Le corps électoral n’est pas fiable, il a été traficoté, affirme le responsable de l’OCDH, une ONG des droits de l’homme basée à Brazzaville, la capitale congolaise. « D’après nos recherches, le nombre de 2.220.000 électeurs qu’avance le gouvernement est irréaliste. On croirait que le Congo a connu un boom démographique en si peu de temps », a commenté M. Bouka Owoko, toujours très critique envers les autorités.

 

« Le Rapport national sur développement humain fixait en 2000 la population congolaise à 2.600.000 habitants.
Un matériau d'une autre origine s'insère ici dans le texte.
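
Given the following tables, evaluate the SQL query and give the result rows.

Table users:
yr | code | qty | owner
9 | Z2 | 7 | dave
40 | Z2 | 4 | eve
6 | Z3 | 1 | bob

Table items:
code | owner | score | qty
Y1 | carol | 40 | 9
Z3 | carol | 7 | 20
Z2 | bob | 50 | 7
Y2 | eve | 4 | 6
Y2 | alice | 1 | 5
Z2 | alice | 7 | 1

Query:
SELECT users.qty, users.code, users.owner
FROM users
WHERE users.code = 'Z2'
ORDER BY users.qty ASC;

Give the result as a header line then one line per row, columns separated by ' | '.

After WHERE (2 rows):
users.yr | users.code | users.qty | users.owner
9 | Z2 | 7 | dave
40 | Z2 | 4 | eve
After SELECT (2 rows):
users.qty | users.code | users.owner
7 | Z2 | dave
4 | Z2 | eve
After ORDER BY (2 rows):
users.qty | users.code | users.owner
4 | Z2 | eve
7 | Z2 | dave

== RESULT ==
users.qty | users.code | users.owner
4 | Z2 | eve
7 | Z2 | dave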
Logiquement, on serait aujourd’hui à 3.500.000 et disposer d’un corps électoral de quelque 1.600.000 électeurs. Mais nous parler de plus de deux millions d’électeurs est très erroné, et nous avons désormais un corps électoral monstrueux et gigantesque », a souligné le directeur exécutif de l’OCDH, ajoutant que « la pierre d’achoppement du processus électoral depuis 2007 demeure le fichier électoral dans notre pays».

 

L’OCDH a aussi dénoncé la mauvaise posture de la Commission nationale d’organisation des élections (CONEL). « En quoi est-ce que ça doit être une commission d’organisation quand on sait qu’elle n’a aucun levier de pouvoir réel. C’est plutôt un simple surveillant électoral », a critiqué Bouka Owoko.

 

Pour réduire les tricheries et les fraudes massives déjà prévues, a dit le directeur exécutif de cette ONG, le gouvernement devrait interdire les votes sur la base d’un acte de naissance, d’une carte scolaire ou de carte d’étudiant. « Les actes de naissance se fabriquent partout et les communes de Ouenzé et de Talangaï à Brazzaville en vendent même. Les cartes scolaires et d’étudiant sont fabriquées par des privées dans leurs maisons et peuvent favoriser le vote massif des étrangers, puisqu’ils sont autorisés d’utiliser les mêmes documents d’identité que les nationaux », a révélé Bouka Owoko.